Dorset Fire and Rescue were busy with several calls.
At 8.30pm on the 20th of Novwmber, crews from Sherborne and Sturminster Newton were called to Boys Hill, Holnest. A van, with a man inside, was stuck in flood water approx 4 feet deep. Wading teams used an inflatable boat to rescue the motorist.
At 6.30am on the 21st of November, crews from Maiden Newton and Dorchester were called to a car stuck in 4 inches of flood water at Muckleford off the A37 at Grimstone. Crews pushed the car and its male driver free.

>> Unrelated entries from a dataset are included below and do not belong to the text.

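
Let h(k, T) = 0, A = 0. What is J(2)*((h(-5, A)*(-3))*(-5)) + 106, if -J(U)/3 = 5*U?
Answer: 106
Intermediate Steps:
J(U) = -15*U
J(2)*((h(-5, A)*(-3))*(-5)) + 106 = (-15*2)*((0*(-3))*(-5)) + 106 = -0*(-5) + 106 = -30*0 + 106 = 0 + 106 = 106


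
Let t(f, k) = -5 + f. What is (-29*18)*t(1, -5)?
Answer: 2088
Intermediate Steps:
(-29*18)*t(1, -5) = (-29*18)*(-5 + 1) = -522*(-4) = 2088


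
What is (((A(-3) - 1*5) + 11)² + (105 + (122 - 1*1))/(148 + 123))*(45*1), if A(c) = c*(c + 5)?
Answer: 10170/271 ≈ 37.528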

Then at 8.20, crews from Yeovil and Sherborne were called to Netherton Lane off the A37, Netherton. One car with a mum and and three children inside was stuck in flood water. Crews pushed the car to safety and ensured they had support for vehicle recovery.
Other calls included a broken down van in around 2 feet of flood water, at Bagber near Sturminster Newton, which was pushed to safety, a trapped car at Thorncombe, near Beaminster and a camper van stuck in flood water at Whitechurch
Meanwhile, a family was rescued by Hampshire Fire and Rescue Service after they drove through fast flowing water in Bartley near Totton in the New Forest and become stuck.
Crew from Ringwood and Lyndhurst arrived to find the car stuck in still water with a water level of half-the-door height.
The couple phoned the fire service upon realising they were stuck and control operator, Jenna Shergold, immediately mobilised appliances and stayed on the phone until crew arrived, keeping the family calm and giving safety advice.
Jenna Shergold, who has been a control operator for ten years, said:
"I stayed on the line to ensure the family’s safety at all times. The gentleman who made the call remained fairly calm throughout, but his wife was very distressed in the background.
"I frequently reminded both to stay calm and monitored the situation throughout, regularly checking the water levels outside and inside the car and if the vehicle was stable or moving.
"I told the family to lower the windows and remove their seatbelts in case the situation worsened and they had to exit the vehicle. I was able to reassure the caller that appliances were on the way and how long it would take for them to arrive."
Group Manager Jason Avery, who was in charge of the incident, said:
"Today’s incident was a combined team effort. It was great to arrive and know that the family had received safety advice and had received a briefing in what to expect when crew arrived.
"Upon arriving water-trained personnel used special equipment to winch the car out of the water and bring the family to safety. Hart ambulance checked the family over who were all fit and healthy, and the road was closed to prevent further incidents.
"Even if you know your local roads well you should never assume that you can drive through water safely and should always look for an alternative route."
The Service is again urging people to not attempt to drive through flooded roads or fords as the water is often deeper than it looks and may be moving quite fast.